A breakthrough in the concept of open sourcing has been brought to my attention recently.
MIT, the Massachusetts Institute of Technology, now features on its websites a section called Open Course Ware (or is it OpenCourseWare?). The idea is that MIT provides all the course material it has on its hands for anyone to access, including videos, audio recordings, and papers. Isn’t that fascinating? One of the world’s topmost universities sharing its knowledge with anyone willing?
According to MIT, they’re doing this because their services are going to be sought after to capacity whatever they do, so they might as well help anyone out there who can’t acquire their services directly. In particular, they are aiming at institutions in poorer countries where materials are not easily available.
I don’t have much to say other than praise MIT for its actions. And praise as in big time praising, hats off and everything.

On a personal basis, this news reminds me that a couple of years ago, during a midlife crisis type moment, I was entertaining the thought of doing an Open University course. MIT’s move makes these thoughts look particularly silly: I was never into it for the degree but rather for the experience. Given that MIT is offering several courses of personal interest to me in its Open Course Ware program, my Open University days seem to be officially over before they begun.
Open Course Ware is the way instead. I started things off with an introduction to psychology. The future includes an introduction to biology and some literature courses, including film appreciation stuff.

4 comments:

Uri said...

It is quite wonderful, isn't it?

I guess now you'll stop reading books (that is fiction) altogether.

Moshe Reuveni said...

It is very wonderful.
As for reading, the bigger threat is the PS3. Between Fifa and GTA, I hardly do any pre-sleep reading anymore.

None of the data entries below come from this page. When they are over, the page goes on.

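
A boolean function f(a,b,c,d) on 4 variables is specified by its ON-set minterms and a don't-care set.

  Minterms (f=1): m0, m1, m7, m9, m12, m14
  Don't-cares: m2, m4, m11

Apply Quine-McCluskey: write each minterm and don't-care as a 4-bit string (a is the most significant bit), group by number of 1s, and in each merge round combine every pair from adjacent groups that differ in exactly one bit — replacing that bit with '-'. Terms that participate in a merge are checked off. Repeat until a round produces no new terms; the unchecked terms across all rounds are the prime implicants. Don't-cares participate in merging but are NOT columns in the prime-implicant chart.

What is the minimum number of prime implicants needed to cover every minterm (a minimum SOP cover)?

Round 0: 0000✓ 0001✓ 0010✓ 0100✓ 0111 1001✓ 1011✓ 1100✓ 1110✓
Round 1: -001 -100 0-00 00-0 000- 10-1 11-0
PIs = {-001, -100, 0-00, 00-0, 000-, 0111, 10-1, 11-0}
Coverage chart:
  m0: 0-00,00-0,000-
  m1: -001,000-
  m7: 0111 ←essential
  m9: -001,10-1
  m12: -100,11-0
  m14: 11-0 ←essential
Essential: 0111, 11-0
Petrick residual → -001, 0-00
Min cover (4 terms): b'c'd + a'c'd' + a'bcd + abd'

4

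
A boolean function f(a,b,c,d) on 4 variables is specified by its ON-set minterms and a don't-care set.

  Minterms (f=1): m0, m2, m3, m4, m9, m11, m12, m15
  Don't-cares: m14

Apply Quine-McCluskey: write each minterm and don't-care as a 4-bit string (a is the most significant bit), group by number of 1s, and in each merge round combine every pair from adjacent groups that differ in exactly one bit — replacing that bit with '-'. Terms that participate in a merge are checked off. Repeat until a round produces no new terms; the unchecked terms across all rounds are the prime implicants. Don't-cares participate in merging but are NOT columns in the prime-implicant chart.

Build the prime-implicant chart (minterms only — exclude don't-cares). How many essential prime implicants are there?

size-2^0 implicants → 0000(✓)  0010(✓)  0011(✓)  0100(✓)  1001(✓)  1011(✓)  1100(✓)  1110(✓)  1111(✓)
size-2^1 implicants → -011  -100  0-00  00-0  001-  1-11  10-1  11-0  111-
Unchecked terms (primes): -011, -100, 0-00, 00-0, 001-, 1-11, 10-1, 11-0, 111-
Minterm coverage:
  m0 ⊆ 0-00,00-0
  m2 ⊆ 00-0,001-
  m3 ⊆ -011,001-
  m4 ⊆ -100,0-00
  m9 ⊆ 10-1 [E]
  m11 ⊆ -011,1-11,10-1
  m12 ⊆ -100,11-0
  m15 ⊆ 1-11,111-
E = {10-1}

1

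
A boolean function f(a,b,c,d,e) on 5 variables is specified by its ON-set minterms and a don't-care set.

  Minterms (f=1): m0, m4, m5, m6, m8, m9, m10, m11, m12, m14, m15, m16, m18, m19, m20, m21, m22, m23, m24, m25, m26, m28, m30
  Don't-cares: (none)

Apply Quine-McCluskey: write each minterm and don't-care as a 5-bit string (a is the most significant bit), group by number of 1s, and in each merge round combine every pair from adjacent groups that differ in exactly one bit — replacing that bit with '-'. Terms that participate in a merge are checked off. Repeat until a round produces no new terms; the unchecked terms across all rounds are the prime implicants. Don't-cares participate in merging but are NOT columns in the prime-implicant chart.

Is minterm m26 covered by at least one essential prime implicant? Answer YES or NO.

size-2^0 implicants → 00000(✓)  00100(✓)  00101(✓)  00110(✓)  01000(✓)  01001(✓)  01010(✓)  01011(✓)  01100(✓)  01110(✓)  01111(✓)  10000(✓)  10010(✓)  10011(✓)  10100(✓)  10101(✓)  10110(✓)  10111(✓)  11000(✓)  11001(✓)  11010(✓)  11100(✓)  11110(✓)
size-2^1 implicants → -0000(✓)  -0100(✓)  -0101(✓)  -0110(✓)  -1000(✓)  -1001(✓)  -1010(✓)  -1100(✓)  -1110(✓)  0-000(✓)  0-100(✓)  0-110(✓)  00-00(✓)  001-0(✓)  0010-(✓)  01-00(✓)  01-10(✓)  01-11(✓)  010-0(✓)  010-1(✓)  0100-(✓)  0101-(✓)  011-0(✓)  0111-(✓)  1-000(✓)  1-010(✓)  1-100(✓)  1-110(✓)  10-00(✓)  10-10(✓)  10-11(✓)  100-0(✓)  1001-(✓)  101-0(✓)  101-1(✓)  1010-(✓)  1011-(✓)  11-00(✓)  11-10(✓)  110-0(✓)  1100-(✓)  111-0(✓)
size-2^2 implicants → --000(✓)  --100(✓)  --110(✓)  -0-00(✓)  -01-0(✓)  -010-  -1-00(✓)  -1-10(✓)  -10-0(✓)  -100-  -11-0(✓)  0--00(✓)  0-1-0(✓)  01--0(✓)  01-1-  010--  1--00(✓)  1--10(✓)  1-0-0(✓)  1-1-0(✓)  10--0(✓)  10-1-  101--  11--0(✓)
size-2^3 implicants → ---00  --1-0  -1--0  1---0
Unchecked terms (primes): ---00, --1-0, -010-, -1--0, -100-, 01-1-, 010--, 1---0, 10-1-, 101--
Minterm coverage:
  m0 ⊆ ---00 [E]
  m4 ⊆ ---00,--1-0,-010-
  m5 ⊆ -010- [E]
  m6 ⊆ --1-0 [E]
  m8 ⊆ ---00,-1--0,-100-,010--
  m9 ⊆ -100-,010--
  m10 ⊆ -1--0,01-1-,010--
  m11 ⊆ 01-1-,010--
  m12 ⊆ ---00,--1-0,-1--0
  m14 ⊆ --1-0,-1--0,01-1-
  m15 ⊆ 01-1- [E]
  m16 ⊆ ---00,1---0
  m18 ⊆ 1---0,10-1-
  m19 ⊆ 10-1- [E]
  m20 ⊆ ---00,--1-0,-010-,1---0,101--
  m21 ⊆ -010-,101--
  m22 ⊆ --1-0,1---0,10-1-,101--
  m23 ⊆ 10-1-,101--
  m24 ⊆ ---00,-1--0,-100-,1---0
  m25 ⊆ -100- [E]
  m26 ⊆ -1--0,1---0
  m28 ⊆ ---00,--1-0,-1--0,1---0
  m30 ⊆ --1-0,-1--0,1---0
E = {---00, --1-0, -010-, -100-, 01-1-, 10-1-}

NO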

Wicked Little Critta said...

If you ask me, it would be a good move to come to Massachusetts and see the campus in person.

Moshe Reuveni said...

I won't argue with that (even though I have no idea how tourist friendly the university is). My argument is with the cost and the effort, plus the fact I was never really able to pronounce the word "Massachusetts".
Once upon a time I almost visited Boston several times for work but it always got cancelled. At the time I did want to pay a visit to Good Will.